Nuclear-power submarines reconnoiter miles ahead of the carrier looking for threats just like a Chinese submarine positioned along its course. It would have maneuvered behind the Song and then given her an active sonar “ping” to let them know they were caught. During the Cold War, a Russian submarine would make a high-speed dive for the deepest water it was capable of reaching with our own sub pursuing it, sometimes for days, even weeks, in a nuclear-powered game of hide-and-seek beneath the waves.
That Chinese sub may have reacted differently so close to the carrier and surfaced intentionally to show that it was not a threat and thus avoid being dogged by an American Carrier Strike Group and its accompanying nuclear submarines for days or even weeks. It’s no sport if the sub is on the surface and refuses to play. Once upon a time when both the Soviet and U.S. sub fleets were primarily comprised of diesel submarines each would dog the other’s submerged submarines until it was forced to surface for lack of oxygen and battery power. This game is not new.
Why China’s Cold War Games Are Still Problematic
China playing at “cold war” with the U.S. is problematic in other ways.
When we played these games with the Soviets, they were unabashedly our enemies. We had very little commercial trade with the USSR. Russians did not visit the U.S. except under very limited circumstances of cultural exchange. And our militaries were squared off in Europe while our respective navies chased and confronted each other all over the world. The aim of the Soviet Union was to liberate the world’s workers for the Socialist cause and we here in the West stood in the way of that.
Our relations with China are very different.

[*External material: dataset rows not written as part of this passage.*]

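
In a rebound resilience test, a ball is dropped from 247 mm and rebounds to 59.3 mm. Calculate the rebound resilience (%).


Resilience = h_rebound / h_drop * 100
= 59.3 / 247 * 100
= 24.0%

24.0%


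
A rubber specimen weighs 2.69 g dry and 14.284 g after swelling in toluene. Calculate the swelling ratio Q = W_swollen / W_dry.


Q = W_swollen / W_dry
Q = 14.284 / 2.69
Q = 5.31

Q = 5.31


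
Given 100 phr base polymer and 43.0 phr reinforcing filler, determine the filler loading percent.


Filler % = filler / (rubber + filler) * 100
= 43.0 / (100 + 43.0) * 100
= 43.0 / 143.0 * 100
= 30.07%

30.07%


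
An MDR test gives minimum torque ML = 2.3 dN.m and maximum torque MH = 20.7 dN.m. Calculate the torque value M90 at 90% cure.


M90 = ML + 0.9 * (MH - ML)
M90 = 2.3 + 0.9 * (20.7 - 2.3)
M90 = 2.3 + 0.9 * 18.4
M90 = 18.86 dN.m

18.86 dN.m


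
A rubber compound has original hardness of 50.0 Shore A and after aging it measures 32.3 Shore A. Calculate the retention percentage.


Retention = aged / original * 100
= 32.3 / 50.0 * 100
= 64.6%

64.6%


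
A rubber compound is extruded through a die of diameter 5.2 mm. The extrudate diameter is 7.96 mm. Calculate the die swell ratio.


Die swell ratio = D_extrudate / D_die
= 7.96 / 5.2
= 1.531

Die swell = 1.531


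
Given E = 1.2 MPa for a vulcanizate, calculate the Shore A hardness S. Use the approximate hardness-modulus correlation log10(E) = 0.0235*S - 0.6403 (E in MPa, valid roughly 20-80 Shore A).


log10(E) = 0.0235*S - 0.6403  =>  S = (log10(E) + 0.6403) / 0.0235
log10(1.2) = 0.079181
S = (0.079181 + 0.6403) / 0.0235 = 0.719481 / 0.0235
S = 30.6

Shore A = 30.6


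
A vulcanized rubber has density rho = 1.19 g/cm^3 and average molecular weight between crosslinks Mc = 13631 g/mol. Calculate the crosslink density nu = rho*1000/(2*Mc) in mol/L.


nu = rho * 1000 / (2 * Mc)
nu = 1.19 * 1000 / (2 * 13631)
nu = 1190.0 / 27262
nu = 0.0437 mol/L

0.0437 mol/L


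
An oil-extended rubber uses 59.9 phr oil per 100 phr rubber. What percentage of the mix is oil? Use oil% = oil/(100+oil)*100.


Oil % = oil / (100 + oil) * 100
= 59.9 / (100 + 59.9) * 100
= 59.9 / 159.9 * 100
= 37.46%

37.46%


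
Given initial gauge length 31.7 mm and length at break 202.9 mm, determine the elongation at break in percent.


Elongation = (Lf - L0) / L0 * 100
= (202.9 - 31.7) / 31.7 * 100
= 171.2 / 31.7 * 100
= 540.1%

540.1%


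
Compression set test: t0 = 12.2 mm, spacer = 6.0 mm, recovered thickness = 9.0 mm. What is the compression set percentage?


CS = (t0 - recovered) / (t0 - ts) * 100
= (12.2 - 9.0) / (12.2 - 6.0) * 100
= 3.2 / 6.2 * 100
= 51.6%

51.6%


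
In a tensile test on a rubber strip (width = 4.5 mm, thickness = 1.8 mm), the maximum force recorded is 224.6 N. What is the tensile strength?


Area = width * thickness = 4.5 * 1.8 = 8.1 mm^2
TS = force / area = 224.6 / 8.1 = 27.73 MPa

27.73 MPa


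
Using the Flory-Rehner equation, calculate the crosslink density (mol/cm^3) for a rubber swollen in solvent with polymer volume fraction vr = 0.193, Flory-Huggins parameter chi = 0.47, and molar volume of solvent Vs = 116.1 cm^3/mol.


ln(1 - vr) = ln(1 - 0.193) = -0.2144
Numerator = -((-0.2144) + 0.193 + 0.47 * 0.193^2) = 0.0039
Denominator = 116.1 * (0.193^(1/3) - 0.193/2) = 55.8905
nu = 0.0039 / 55.8905 = 7.0219e-05 mol/cm^3

7.0219e-05 mol/cm^3


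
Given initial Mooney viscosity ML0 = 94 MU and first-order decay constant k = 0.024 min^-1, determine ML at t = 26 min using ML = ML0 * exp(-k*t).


ML = ML0 * exp(-k * t)
ML = 94 * exp(-0.024 * 26)
ML = 94 * 0.5358
ML = 50.36 MU

50.36 MU


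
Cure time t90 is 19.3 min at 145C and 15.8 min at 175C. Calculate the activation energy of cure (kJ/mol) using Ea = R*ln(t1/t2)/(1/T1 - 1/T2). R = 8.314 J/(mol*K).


T1 = 418.15 K, T2 = 448.15 K
1/T1 - 1/T2 = 1.6009e-04
ln(t1/t2) = ln(19.3/15.8) = 0.2001
Ea = 8.314 * 0.2001 / 1.6009e-04 = 10391.5622 J/mol
Ea = 10.39 kJ/mol

10.39 kJ/mol


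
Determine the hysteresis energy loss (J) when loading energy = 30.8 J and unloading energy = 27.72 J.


Hysteresis loss = loading - unloading
= 30.8 - 27.72
= 3.08 J

3.08 J


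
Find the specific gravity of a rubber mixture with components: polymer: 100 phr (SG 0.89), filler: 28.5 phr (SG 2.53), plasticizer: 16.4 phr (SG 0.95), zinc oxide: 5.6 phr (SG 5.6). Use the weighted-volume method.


Sum of weights = 150.5
Volume contributions:
  polymer: 100/0.89 = 112.3596
  filler: 28.5/2.53 = 11.2648
  plasticizer: 16.4/0.95 = 17.2632
  zinc oxide: 5.6/5.6 = 1.0000
Sum of volumes = 141.8875
SG = 150.5 / 141.8875 = 1.061

SG = 1.061


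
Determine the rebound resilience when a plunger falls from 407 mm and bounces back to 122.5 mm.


Resilience = h_rebound / h_drop * 100
= 122.5 / 407 * 100
= 30.1%

30.1%


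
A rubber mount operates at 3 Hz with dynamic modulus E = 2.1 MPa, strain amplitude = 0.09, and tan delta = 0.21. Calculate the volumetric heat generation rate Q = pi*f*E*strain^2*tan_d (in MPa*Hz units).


Q = pi * f * E * strain^2 * tan_d
= pi * 3 * 2.1 * 0.09^2 * 0.21
= pi * 3 * 2.1 * 0.0081 * 0.21
= 0.0337

Q = 0.0337


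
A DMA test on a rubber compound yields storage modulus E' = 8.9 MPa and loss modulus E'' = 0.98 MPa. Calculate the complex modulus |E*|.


|E*| = sqrt(E'^2 + E''^2)
= sqrt(8.9^2 + 0.98^2)
= sqrt(79.2100 + 0.9604)
= 8.954 MPa

8.954 MPa


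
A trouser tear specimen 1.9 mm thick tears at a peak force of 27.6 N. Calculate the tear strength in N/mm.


Tear strength = force / thickness
= 27.6 / 1.9
= 14.53 N/mm

14.53 N/mm


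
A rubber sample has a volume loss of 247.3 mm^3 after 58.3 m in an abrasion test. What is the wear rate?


Rate = volume_loss / distance
= 247.3 / 58.3
= 4.242 mm^3/m

4.242 mm^3/m


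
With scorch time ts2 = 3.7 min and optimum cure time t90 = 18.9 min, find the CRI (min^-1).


CRI = 100 / (t90 - ts2)
= 100 / (18.9 - 3.7)
= 100 / 15.2
= 6.58 min^-1

6.58 min^-1


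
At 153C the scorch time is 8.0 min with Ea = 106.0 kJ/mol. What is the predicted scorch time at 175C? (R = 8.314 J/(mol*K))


Convert temperatures: T1 = 153 + 273.15 = 426.15 K, T2 = 175 + 273.15 = 448.15 K
ts2_new = 8.0 * exp(106000 / 8.314 * (1/448.15 - 1/426.15))
1/T2 - 1/T1 = -1.1520e-04
ts2_new = 1.84 min

1.84 min


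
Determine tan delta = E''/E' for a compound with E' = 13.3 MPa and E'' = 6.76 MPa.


tan delta = E'' / E'
= 6.76 / 13.3
= 0.5083

tan delta = 0.5083


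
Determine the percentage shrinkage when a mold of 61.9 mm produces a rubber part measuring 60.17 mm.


Shrinkage = (mold - part) / mold * 100
= (61.9 - 60.17) / 61.9 * 100
= 1.73 / 61.9 * 100
= 2.79%

2.79%


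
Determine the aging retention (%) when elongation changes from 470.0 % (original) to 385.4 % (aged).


Retention = aged / original * 100
= 385.4 / 470.0 * 100
= 82.0%

82.0%


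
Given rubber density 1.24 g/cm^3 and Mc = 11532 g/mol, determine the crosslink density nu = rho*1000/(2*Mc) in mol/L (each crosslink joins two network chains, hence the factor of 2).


nu = rho * 1000 / (2 * Mc)
nu = 1.24 * 1000 / (2 * 11532)
nu = 1240.0 / 23064
nu = 0.0538 mol/L

0.0538 mol/L


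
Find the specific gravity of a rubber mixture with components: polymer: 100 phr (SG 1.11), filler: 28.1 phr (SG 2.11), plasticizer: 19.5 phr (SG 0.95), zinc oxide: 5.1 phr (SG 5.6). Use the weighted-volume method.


Sum of weights = 152.7
Volume contributions:
  polymer: 100/1.11 = 90.0901
  filler: 28.1/2.11 = 13.3175
  plasticizer: 19.5/0.95 = 20.5263
  zinc oxide: 5.1/5.6 = 0.9107
Sum of volumes = 124.8447
SG = 152.7 / 124.8447 = 1.223

SG = 1.223


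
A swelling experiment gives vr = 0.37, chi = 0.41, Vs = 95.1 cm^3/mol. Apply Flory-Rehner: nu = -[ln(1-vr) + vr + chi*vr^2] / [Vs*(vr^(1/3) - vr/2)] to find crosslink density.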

The U.S. imports nearly $400 billion a year in Chinese goods and exports over $100 billion. Some three million Chinese nationals visit the U.S. each year. Except for the South China Sea, our militaries are not aiming guns at each other over any contested borders. While China makes no bones about wanting to be a superpower that surpasses the United States in every way, it does not state its aims in terms of bringing the whole world under the domination of a China-led supremacy as the Russian Communists wanted to do with their “Supreme Soviet.”
China, as a communist country, has all the normal features of this totalitarian political system: a total surveillance state offering its citizens little in terms of individual rights and brutal repression of internal dissent. It even turns genocidal when it comes to its Uyghur minority. Added to this, we may recall that COVID-19 is not the first deadly virus believe to have originated in China, but the fifth. The novel coronavirus has killed 2.24 million people worldwide — so far — and wreaked economic destruction on almost every country in the developed world.
But at some point, we should stop pretending we are not in a cold war with China, especially when China itself seems to think and act as if it is in one with us.